Pittsburgh Gun Control Ordinances Overturned by Judge, Ruled 'Unenforceable'

Gun control laws passed in the city of Pittsburgh, Pennsylvania after a mass shooting in October 2018 at the city's Tree of Life Synagogue have been deemed "void and unenforceable" by an Allegheny County judge, according to KWWL. Pennsylvania state law does not allow municipalities to regulate guns.

In his ruling, Judge Joseph James cited the Uniform Firearms Act (UFA), saying "the UFA preempts any local regulation pertaining to the regulation of firearms."

"We are extremely pleased with Judge James' decision today striking down the City of Pittsburgh's unlawful firearm ordinances and signage, which only sought to eviscerate the inviolate right of the residents of the Commonwealth to keep and bear arms and ensnare law-abiding citizens through a patchwork of laws," said Joshua Prince, an attorney representing those who sought to have the measures overturned, according to WHP.

Pittsburgh plans to appeal the decision.

"The city and its outside legal counsel have always expected this would be a long legal fight, and will continue to fight for the right to take common sense steps to prevent future gun violence," said Tim McNulty, spokesman for Pittsburgh Mayor Bill Peduto. "We will appeal."

Peduto signed the gun legislation in April 2019, which prohibited the use of assault-style weapons within the city of Pittsburgh. Courts also would have had the authority to temporarily take guns away from people who posed a danger to themselves or others.

tree of life synagogue, pittsburgh
Pittsburgh's attempt to change its gun laws were overturned mere days after the anniversary of the mass shooting at the Tree of Life Synagogue. Jeff Swensen/Getty

"Our citizens have a constitutional right to life, and that outweighs a gun manufacturer's right to profit," Peduto said at the time, according to WTAE.

After lawsuits were filed against the gun restriction legislation, the rules were put on hold by a judge and never enforced. Among the organizations suing the city was the National Rifle Association which claimed that by disallowing the use of loaded magazines that "can carry more than 10 rounds of ammunition, Pittsburgh has violated the rights of its citizens and exceeded its authority under Pennsylvania law," according to the Post-Gazette.

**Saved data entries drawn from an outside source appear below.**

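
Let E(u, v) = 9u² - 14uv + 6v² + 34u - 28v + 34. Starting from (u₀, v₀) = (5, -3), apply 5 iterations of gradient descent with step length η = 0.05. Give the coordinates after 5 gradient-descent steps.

(-0.8055, 1.64725)

∇E = (18u - 14v + 34, -14u + 12v - 28)
Step 1: at (5, -3), ∇E = (166, -134) → (5, -3) − 0.05·(166, -134) = (-3.3, 3.7)
Step 2: at (-3.3, 3.7), ∇E = (-77.2, 62.6) → (-3.3, 3.7) − 0.05·(-77.2, 62.6) = (0.56, 0.57)
Step 3: at (0.56, 0.57), ∇E = (36.1, -29) → (0.56, 0.57) − 0.05·(36.1, -29) = (-1.245, 2.02)
Step 4: at (-1.245, 2.02), ∇E = (-16.69, 13.67) → (-1.245, 2.02) − 0.05·(-16.69, 13.67) = (-0.4105, 1.3365)
Step 5: at (-0.4105, 1.3365), ∇E = (7.9, -6.215) → (-0.4105, 1.3365) − 0.05·(7.9, -6.215) = (-0.8055, 1.64725)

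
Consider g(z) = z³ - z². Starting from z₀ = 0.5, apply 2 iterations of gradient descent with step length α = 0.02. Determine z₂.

g′(z) = 3z² - 2z
z₁ = 0.5 − 0.02·(-0.25) = 0.505
z₂ = 0.505 − 0.02·(-0.244925) = 0.5098985

0.5098985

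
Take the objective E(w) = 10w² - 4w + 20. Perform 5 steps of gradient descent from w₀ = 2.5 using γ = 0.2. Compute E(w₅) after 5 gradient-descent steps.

E′(w) = 20w - 4
Step 1: E′(2.5) = 46; w₁ = 2.5 − 0.2·46 = -6.7
Step 2: E′(-6.7) = -138; w₂ = -6.7 − 0.2·(-138) = 20.9
Step 3: E′(20.9) = 414; w₃ = 20.9 − 0.2·414 = -61.9
Step 4: E′(-61.9) = -1242; w₄ = -61.9 − 0.2·(-1242) = 186.5
Step 5: E′(186.5) = 3726; w₅ = 186.5 − 0.2·3726 = -558.7
E(-558.7) = 3123711.7

3123711.7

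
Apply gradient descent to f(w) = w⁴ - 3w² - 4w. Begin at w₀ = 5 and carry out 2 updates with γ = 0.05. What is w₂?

1202.1074

f′(w) = 4w³ - 6w - 4
Step 1: f′(5) = 466; w₁ = 5 − 0.05·466 = -18.3
Step 2: f′(-18.3) = -24408.148; w₂ = -18.3 − 0.05·(-24408.148) = 1202.1074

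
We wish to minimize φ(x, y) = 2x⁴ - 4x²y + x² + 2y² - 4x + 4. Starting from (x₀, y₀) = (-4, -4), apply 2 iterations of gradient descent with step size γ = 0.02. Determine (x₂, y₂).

(-112.91508224, 4.329728)

∇φ = (8x³ - 8xy + 2x - 4, -4x² + 4y)
(x₁, y₁) = (-4, -4) − 0.02·(-652, -80) = (9.04, -2.4)
(x₂, y₂) = (9.04, -2.4) − 0.02·(6097.754112, -336.4864) = (-112.91508224, 4.329728)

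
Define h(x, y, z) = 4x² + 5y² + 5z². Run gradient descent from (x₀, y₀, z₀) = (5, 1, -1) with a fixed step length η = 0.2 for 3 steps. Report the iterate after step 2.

∇h = (8x, 10y, 10z)
(x₁, y₁, z₁) = (5, 1, -1) − 0.2·(40, 10, -10) = (-3, -1, 1)
(x₂, y₂, z₂) = (-3, -1, 1) − 0.2·(-24, -10, 10) = (1.8, 1, -1)

(1.8, 1, -1)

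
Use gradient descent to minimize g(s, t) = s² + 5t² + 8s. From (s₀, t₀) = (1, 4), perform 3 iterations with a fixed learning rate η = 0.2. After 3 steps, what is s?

-2.92

∇g = (2s + 8, 10t)
(s₁, t₁) = (1, 4) − 0.2·(10, 40) = (-1, -4)
(s₂, t₂) = (-1, -4) − 0.2·(6, -40) = (-2.2, 4)
(s₃, t₃) = (-2.2, 4) − 0.2·(3.6, 40) = (-2.92, -4)
s = -2.92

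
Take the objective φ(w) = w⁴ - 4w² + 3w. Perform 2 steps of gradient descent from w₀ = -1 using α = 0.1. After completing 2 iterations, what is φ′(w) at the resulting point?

3.304250290432

φ′(w) = 4w³ - 8w + 3
w₁ = -1 − 0.1·7 = -1.7
w₂ = -1.7 − 0.1·(-3.052) = -1.3948
φ′(w) at (-1.3948) = 3.304250290432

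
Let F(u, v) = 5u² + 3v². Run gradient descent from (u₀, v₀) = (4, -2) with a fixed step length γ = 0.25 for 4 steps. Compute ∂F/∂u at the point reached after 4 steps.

202.5

∇F = (10u, 6v)
(u₁, v₁) = (4, -2) − 0.25·(40, -12) = (-6, 1)
(u₂, v₂) = (-6, 1) − 0.25·(-60, 6) = (9, -0.5)
(u₃, v₃) = (9, -0.5) − 0.25·(90, -3) = (-13.5, 0.25)
(u₄, v₄) = (-13.5, 0.25) − 0.25·(-135, 1.5) = (20.25, -0.125)
∂F/∂u at (20.25, -0.125) = 202.5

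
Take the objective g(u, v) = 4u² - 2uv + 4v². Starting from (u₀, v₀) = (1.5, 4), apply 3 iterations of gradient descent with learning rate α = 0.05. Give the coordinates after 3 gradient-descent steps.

∇g = (8u - 2v, -2u + 8v)
(u₁, v₁) = (1.5, 4) − 0.05·(4, 29) = (1.3, 2.55)
(u₂, v₂) = (1.3, 2.55) − 0.05·(5.3, 17.8) = (1.035, 1.66)
(u₃, v₃) = (1.035, 1.66) − 0.05·(4.96, 11.21) = (0.787, 1.0995)

(0.787, 1.0995)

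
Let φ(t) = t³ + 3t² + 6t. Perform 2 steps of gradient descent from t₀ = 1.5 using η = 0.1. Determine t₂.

φ′(t) = 3t² + 6t + 6
Step 1: φ′(1.5) = 21.75; t₁ = 1.5 − 0.1·21.75 = -0.675
Step 2: φ′(-0.675) = 3.316875; t₂ = -0.675 − 0.1·3.316875 = -1.0066875

-1.0066875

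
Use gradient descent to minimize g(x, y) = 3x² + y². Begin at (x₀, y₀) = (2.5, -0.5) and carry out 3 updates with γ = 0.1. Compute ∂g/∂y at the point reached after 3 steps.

-0.512

∇g = (6x, 2y)
(x₁, y₁) = (2.5, -0.5) − 0.1·(15, -1) = (1, -0.4)
(x₂, y₂) = (1, -0.4) − 0.1·(6, -0.8) = (0.4, -0.32)
(x₃, y₃) = (0.4, -0.32) − 0.1·(2.4, -0.64) = (0.16, -0.256)
∂g/∂y at (0.16, -0.256) = -0.512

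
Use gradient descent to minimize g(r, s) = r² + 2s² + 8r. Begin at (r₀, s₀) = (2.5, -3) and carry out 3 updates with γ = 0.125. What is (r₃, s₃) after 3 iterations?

(-1.2578125, -0.375)

∇g = (2r + 8, 4s)
(r₁, s₁) = (2.5, -3) − 0.125·(13, -12) = (0.875, -1.5)
(r₂, s₂) = (0.875, -1.5) − 0.125·(9.75, -6) = (-0.34375, -0.75)
(r₃, s₃) = (-0.34375, -0.75) − 0.125·(7.3125, -3) = (-1.2578125, -0.375)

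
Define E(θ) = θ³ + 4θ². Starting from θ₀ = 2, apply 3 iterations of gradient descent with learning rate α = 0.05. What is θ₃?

E′(θ) = 3θ² + 8θ
Step 1: E′(2) = 28; θ₁ = 2 − 0.05·28 = 0.6
Step 2: E′(0.6) = 5.88; θ₂ = 0.6 − 0.05·5.88 = 0.306
Step 3: E′(0.306) = 2.728908; θ₃ = 0.306 − 0.05·2.728908 = 0.1695546

0.1695546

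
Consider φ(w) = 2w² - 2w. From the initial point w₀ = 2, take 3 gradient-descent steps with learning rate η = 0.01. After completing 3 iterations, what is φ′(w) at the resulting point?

φ′(w) = 4w - 2
Step 1: φ′(2) = 6; w₁ = 2 − 0.01·6 = 1.94
Step 2: φ′(1.94) = 5.76; w₂ = 1.94 − 0.01·5.76 = 1.8824
Step 3: φ′(1.8824) = 5.5296; w₃ = 1.8824 − 0.01·5.5296 = 1.827104
φ′(w) at (1.827104) = 5.308416

5.308416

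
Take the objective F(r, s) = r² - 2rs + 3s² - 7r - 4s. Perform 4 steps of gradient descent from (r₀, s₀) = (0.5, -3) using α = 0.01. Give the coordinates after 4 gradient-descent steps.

∇F = (2r - 2s - 7, -2r + 6s - 4)
Step 1: at (0.5, -3), ∇F = (0, -23) → (0.5, -3) − 0.01·(0, -23) = (0.5, -2.77)
Step 2: at (0.5, -2.77), ∇F = (-0.46, -21.62) → (0.5, -2.77) − 0.01·(-0.46, -21.62) = (0.5046, -2.5538)
Step 3: at (0.5046, -2.5538), ∇F = (-0.8832, -20.332) → (0.5046, -2.5538) − 0.01·(-0.8832, -20.332) = (0.513432, -2.35048)
Step 4: at (0.513432, -2.35048), ∇F = (-1.272176, -19.129744) → (0.513432, -2.35048) − 0.01·(-1.272176, -19.129744) = (0.52615376, -2.15918256)

(0.52615376, -2.15918256)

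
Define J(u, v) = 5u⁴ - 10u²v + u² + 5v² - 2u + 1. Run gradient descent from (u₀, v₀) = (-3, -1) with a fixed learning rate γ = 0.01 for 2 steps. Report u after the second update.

∇J = (20u³ - 20uv + 2u - 2, -10u² + 10v)
Step 1: at (-3, -1), ∇J = (-608, -100) → (-3, -1) − 0.01·(-608, -100) = (3.08, 0)
Step 2: at (3.08, 0), ∇J = (588.52224, -94.864) → (3.08, 0) − 0.01·(588.52224, -94.864) = (-2.8052224, 0.94864)
u = -2.8052224

-2.8052224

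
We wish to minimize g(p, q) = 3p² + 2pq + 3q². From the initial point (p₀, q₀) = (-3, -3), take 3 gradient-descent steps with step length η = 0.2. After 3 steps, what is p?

∇g = (6p + 2q, 2p + 6q)
Step 1: at (-3, -3), ∇g = (-24, -24) → (-3, -3) − 0.2·(-24, -24) = (1.8, 1.8)
Step 2: at (1.8, 1.8), ∇g = (14.4, 14.4) → (1.8, 1.8) − 0.2·(14.4, 14.4) = (-1.08, -1.08)
Step 3: at (-1.08, -1.08), ∇g = (-8.64, -8.64) → (-1.08, -1.08) − 0.2·(-8.64, -8.64) = (0.648, 0.648)
p = 0.648

0.648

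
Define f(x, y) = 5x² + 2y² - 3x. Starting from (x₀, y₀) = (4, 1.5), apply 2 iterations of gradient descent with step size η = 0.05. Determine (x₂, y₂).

∇f = (10x - 3, 4y)
(x₁, y₁) = (4, 1.5) − 0.05·(37, 6) = (2.15, 1.2)
(x₂, y₂) = (2.15, 1.2) − 0.05·(18.5, 4.8) = (1.225, 0.96)

(1.225, 0.96)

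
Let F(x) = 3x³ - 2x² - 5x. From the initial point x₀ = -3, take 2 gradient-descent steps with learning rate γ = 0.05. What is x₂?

-33.272

F′(x) = 9x² - 4x - 5
Step 1: F′(-3) = 88; x₁ = -3 − 0.05·88 = -7.4
Step 2: F′(-7.4) = 517.44; x₂ = -7.4 − 0.05·517.44 = -33.272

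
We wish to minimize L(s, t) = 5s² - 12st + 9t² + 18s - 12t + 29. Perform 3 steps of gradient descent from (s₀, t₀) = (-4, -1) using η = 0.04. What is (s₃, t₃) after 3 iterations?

∇L = (10s - 12t + 18, -12s + 18t - 12)
(s₁, t₁) = (-4, -1) − 0.04·(-10, 18) = (-3.6, -1.72)
(s₂, t₂) = (-3.6, -1.72) − 0.04·(2.64, 0.24) = (-3.7056, -1.7296)
(s₃, t₃) = (-3.7056, -1.7296) − 0.04·(1.6992, 1.3344) = (-3.773568, -1.782976)

(-3.773568, -1.782976)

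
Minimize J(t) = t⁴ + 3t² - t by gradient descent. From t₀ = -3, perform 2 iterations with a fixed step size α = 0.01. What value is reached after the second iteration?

J′(t) = 4t³ + 6t - 1
t₁ = -3 − 0.01·(-127) = -1.73
t₂ = -1.73 − 0.01·(-32.090868) = -1.40909132

-1.40909132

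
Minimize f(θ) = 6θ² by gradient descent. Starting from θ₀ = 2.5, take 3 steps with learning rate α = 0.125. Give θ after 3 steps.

f′(θ) = 12θ
θ₁ = 2.5 − 0.125·30 = -1.25
θ₂ = -1.25 − 0.125·(-15) = 0.625
θ₃ = 0.625 − 0.125·7.5 = -0.3125

-0.3125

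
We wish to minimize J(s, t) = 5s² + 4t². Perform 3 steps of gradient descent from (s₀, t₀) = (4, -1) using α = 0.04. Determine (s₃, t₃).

∇J = (10s, 8t)
(s₁, t₁) = (4, -1) − 0.04·(40, -8) = (2.4, -0.68)
(s₂, t₂) = (2.4, -0.68) − 0.04·(24, -5.44) = (1.44, -0.4624)
(s₃, t₃) = (1.44, -0.4624) − 0.04·(14.4, -3.6992) = (0.864, -0.314432)

(0.864, -0.314432)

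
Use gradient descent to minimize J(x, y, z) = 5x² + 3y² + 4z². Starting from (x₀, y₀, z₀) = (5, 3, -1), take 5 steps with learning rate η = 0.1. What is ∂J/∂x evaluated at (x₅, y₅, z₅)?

0

∇J = (10x, 6y, 8z)
Step 1: at (5, 3, -1), ∇J = (50, 18, -8) → (5, 3, -1) − 0.1·(50, 18, -8) = (0, 1.2, -0.2)
Step 2: at (0, 1.2, -0.2), ∇J = (0, 7.2, -1.6) → (0, 1.2, -0.2) − 0.1·(0, 7.2, -1.6) = (0, 0.48, -0.04)
Step 3: at (0, 0.48, -0.04), ∇J = (0, 2.88, -0.32) → (0, 0.48, -0.04) − 0.1·(0, 2.88, -0.32) = (0, 0.192, -0.008)
Step 4: at (0, 0.192, -0.008), ∇J = (0, 1.152, -0.064) → (0, 0.192, -0.008) − 0.1·(0, 1.152, -0.064) = (0, 0.0768, -0.0016)
Step 5: at (0, 0.0768, -0.0016), ∇J = (0, 0.4608, -0.0128) → (0, 0.0768, -0.0016) − 0.1·(0, 0.4608, -0.0128) = (0, 0.03072, -0.00032)
∂J/∂x at (0, 0.03072, -0.00032) = 0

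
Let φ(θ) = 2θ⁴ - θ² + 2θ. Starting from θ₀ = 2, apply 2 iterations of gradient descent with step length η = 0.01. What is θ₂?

1.17735424

φ′(θ) = 8θ³ - 2θ + 2
θ₁ = 2 − 0.01·62 = 1.38
θ₂ = 1.38 − 0.01·20.264576 = 1.17735424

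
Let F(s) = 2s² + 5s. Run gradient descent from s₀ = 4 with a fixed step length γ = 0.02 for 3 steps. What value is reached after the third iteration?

F′(s) = 4s + 5
s₁ = 4 − 0.02·21 = 3.58
s₂ = 3.58 − 0.02·19.32 = 3.1936
s₃ = 3.1936 − 0.02·17.7744 = 2.838112

2.838112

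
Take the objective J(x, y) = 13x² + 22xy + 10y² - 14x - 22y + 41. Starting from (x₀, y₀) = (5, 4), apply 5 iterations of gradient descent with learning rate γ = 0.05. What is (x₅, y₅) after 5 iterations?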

State Representative Daryl Metcalfe threatened to have Peduto impeached.

"When we have somebody who's in elected office," said Metcalfe, "who swore an oath to defend the Constitution, and they willfully, brazenly, arrogantly violate that law because they don't agree with it to use the processes that are in place to change it, that's something that we can't let stand without challenge."

Judge James' ruling comes days after the anniversary of the shooting event at the Tree of Life Synagogue where 11 people were killed. Prosecutors are asking for the death penalty for shooter Robert Bowers, a move some members of the Jewish community have objected to.

In a letter to U.S. Attorney General William Barr, members of Congregation Dor Hadash said "the elimination of a trial and publicity for the shooter serves the interest of our congregation, as well as the general public. A plea bargain for life without parole will prevent this individual getting the attention and publicity that would inevitably come with a trial."